Relatives of Decedent, Jane Doe v. CDE Trucking Company & Driver (Truck/Passenger Vehicle Collision Case)
Decedent, Jane Doe, was driving to work on an interstate highway when the front left tire of her vehicle went flat. The Decedent’s disabled vehicle then came to a rest such that it was straddling the right lane of the three lane westbound highway and a narrow shoulder that was bordered by a concrete wall.
The Defendant tractor-trailer driver, John Smith, an employee of CDE Trucking Company, struck Ms. Doe’s vehicle in the rear. The gasoline tank of Ms. Doe’s vehicle was punctured during the collision and leaking gas ignited, engulfing the vehicle in flames.
According to the county coroner who performed the autopsy, Ms. Doe died from a combination of smoke inhalation and blunt force trauma to her thoracic spine. Due to the severe burn injuries Ms. Doe suffered, dental records were necessary to identify her body at autopsy.

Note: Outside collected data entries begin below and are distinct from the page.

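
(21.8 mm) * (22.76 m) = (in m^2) 0.4962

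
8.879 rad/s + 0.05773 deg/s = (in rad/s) 8.88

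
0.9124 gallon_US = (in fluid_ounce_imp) 121.6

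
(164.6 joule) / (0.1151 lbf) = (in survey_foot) 1055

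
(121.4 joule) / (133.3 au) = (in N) 6.088e-12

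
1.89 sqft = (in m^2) 0.1756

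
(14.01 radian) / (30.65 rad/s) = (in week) 7.558e-07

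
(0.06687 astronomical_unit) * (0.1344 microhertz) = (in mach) 3.949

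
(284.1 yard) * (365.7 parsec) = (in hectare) 2.931e+17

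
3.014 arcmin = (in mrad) 0.8767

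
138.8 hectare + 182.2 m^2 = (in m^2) 1.388e+06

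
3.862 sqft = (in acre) 8.866e-05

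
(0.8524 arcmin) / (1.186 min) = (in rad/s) 3.484e-06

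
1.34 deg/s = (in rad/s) 0.02339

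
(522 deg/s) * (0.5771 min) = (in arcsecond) 6.507e+07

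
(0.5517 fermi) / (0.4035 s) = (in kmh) 4.922e-15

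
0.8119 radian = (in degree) 46.52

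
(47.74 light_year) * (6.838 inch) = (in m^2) 7.845e+16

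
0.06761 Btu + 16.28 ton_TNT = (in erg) 6.812e+17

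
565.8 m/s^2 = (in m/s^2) 565.8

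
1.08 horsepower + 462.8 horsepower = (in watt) 3.459e+05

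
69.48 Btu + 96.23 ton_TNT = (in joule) 4.026e+11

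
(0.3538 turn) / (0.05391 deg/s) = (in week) 0.003906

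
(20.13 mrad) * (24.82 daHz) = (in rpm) 47.71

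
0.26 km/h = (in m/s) 0.07222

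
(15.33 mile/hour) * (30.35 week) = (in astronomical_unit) 0.0008409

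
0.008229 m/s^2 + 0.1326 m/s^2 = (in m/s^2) 0.1408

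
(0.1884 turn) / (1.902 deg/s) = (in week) 5.896e-05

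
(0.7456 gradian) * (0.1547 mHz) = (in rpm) 1.73e-05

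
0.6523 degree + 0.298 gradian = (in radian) 0.01607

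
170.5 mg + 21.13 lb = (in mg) 9.585e+06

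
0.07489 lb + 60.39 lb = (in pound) 60.46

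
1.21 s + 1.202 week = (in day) 8.414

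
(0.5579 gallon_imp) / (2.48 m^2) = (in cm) 0.1023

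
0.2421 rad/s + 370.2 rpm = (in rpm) 372.5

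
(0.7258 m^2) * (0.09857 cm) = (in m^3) 0.0007154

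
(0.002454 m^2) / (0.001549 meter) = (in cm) 158.4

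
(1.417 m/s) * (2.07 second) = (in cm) 293.3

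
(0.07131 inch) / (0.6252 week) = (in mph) 1.072e-08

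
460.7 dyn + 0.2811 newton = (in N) 0.2857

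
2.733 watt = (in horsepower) 0.003665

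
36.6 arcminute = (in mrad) 10.65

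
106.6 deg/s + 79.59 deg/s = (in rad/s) 3.25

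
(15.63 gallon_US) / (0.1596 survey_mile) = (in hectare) 2.304e-08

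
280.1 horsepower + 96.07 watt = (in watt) 2.09e+05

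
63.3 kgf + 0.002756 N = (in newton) 620.8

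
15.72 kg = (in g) 1.572e+04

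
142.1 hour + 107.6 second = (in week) 0.846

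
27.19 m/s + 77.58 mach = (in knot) 5.14e+04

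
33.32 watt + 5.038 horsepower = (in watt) 3790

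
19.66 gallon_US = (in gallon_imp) 16.37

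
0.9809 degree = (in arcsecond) 3531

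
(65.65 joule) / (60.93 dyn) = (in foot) 3.535e+05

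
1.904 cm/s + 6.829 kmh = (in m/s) 1.916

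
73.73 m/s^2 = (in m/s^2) 73.73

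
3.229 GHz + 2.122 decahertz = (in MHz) 3229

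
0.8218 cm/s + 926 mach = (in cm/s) 3.153e+07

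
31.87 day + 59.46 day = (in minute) 1.315e+05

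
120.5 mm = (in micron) 1.205e+05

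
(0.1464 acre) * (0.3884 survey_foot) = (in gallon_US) 1.853e+04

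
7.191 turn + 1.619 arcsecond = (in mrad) 4.518e+04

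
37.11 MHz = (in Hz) 3.711e+07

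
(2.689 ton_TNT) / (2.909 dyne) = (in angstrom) 3.868e+24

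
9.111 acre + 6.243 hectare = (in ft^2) 1.069e+06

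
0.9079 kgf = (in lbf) 2.002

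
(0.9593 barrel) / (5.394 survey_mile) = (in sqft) 0.0001891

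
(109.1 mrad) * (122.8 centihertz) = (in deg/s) 7.676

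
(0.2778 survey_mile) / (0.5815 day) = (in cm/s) 0.8899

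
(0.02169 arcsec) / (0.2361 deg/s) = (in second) 2.552e-05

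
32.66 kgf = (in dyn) 3.203e+07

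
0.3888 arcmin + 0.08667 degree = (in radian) 0.001626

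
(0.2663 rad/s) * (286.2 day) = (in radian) 6.585e+06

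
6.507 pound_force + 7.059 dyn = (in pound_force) 6.507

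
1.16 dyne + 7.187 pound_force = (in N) 31.97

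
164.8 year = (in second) 5.197e+09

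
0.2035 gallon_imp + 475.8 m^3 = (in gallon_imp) 1.047e+05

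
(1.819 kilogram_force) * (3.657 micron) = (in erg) 652.3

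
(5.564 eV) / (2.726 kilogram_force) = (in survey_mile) 2.072e-23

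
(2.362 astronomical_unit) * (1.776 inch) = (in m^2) 1.594e+10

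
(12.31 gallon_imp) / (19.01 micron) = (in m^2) 2944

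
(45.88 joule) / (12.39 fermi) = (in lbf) 8.325e+14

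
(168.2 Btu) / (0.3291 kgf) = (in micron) 5.499e+10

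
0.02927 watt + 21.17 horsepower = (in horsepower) 21.17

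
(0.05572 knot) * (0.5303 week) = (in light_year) 9.718e-13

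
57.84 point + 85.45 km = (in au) 5.712e-07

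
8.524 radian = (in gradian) 542.7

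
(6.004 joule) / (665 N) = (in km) 9.029e-06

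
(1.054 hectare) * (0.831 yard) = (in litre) 8.009e+06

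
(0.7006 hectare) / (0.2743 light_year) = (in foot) 8.857e-12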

Plaintiffs’ investigation determined that Defendant John Smith had violated numerous rules of the road by: Driving at a speed in excess of the posted speed limit, failing to keep a careful lookout, failing to maintain the ability to stop within the distance that could be seen ahead and passing on the right.
Plaintiffs’ investigation also determined that Defendant John Smith previously had been convicted of a felony conspiracy charge that involved the use of an eighteen wheel truck to transport cocaine from Mexico into the U.S., a fact that was unknown to CDE Trucking Company until after the collision. Plaintiffs also learned that Defendant John Smith’s actual job experience raised doubt about whether he was properly qualified and experienced as a tractor-trailer driver. Defendant Smith recited on his job application that he had been driving commercial trucks for the previous six years when, in fact, he had been operating a backhoe for various excavating companies. Defendant Smith also recited that he had been previously employed as a full-time truck driver during a three-year period when, in fact, he was being held in custody on a probation violation.
The case settled for $5 million and was the subject of a featured article in the August 20, 2007 issue of Missouri Lawyers Weekly.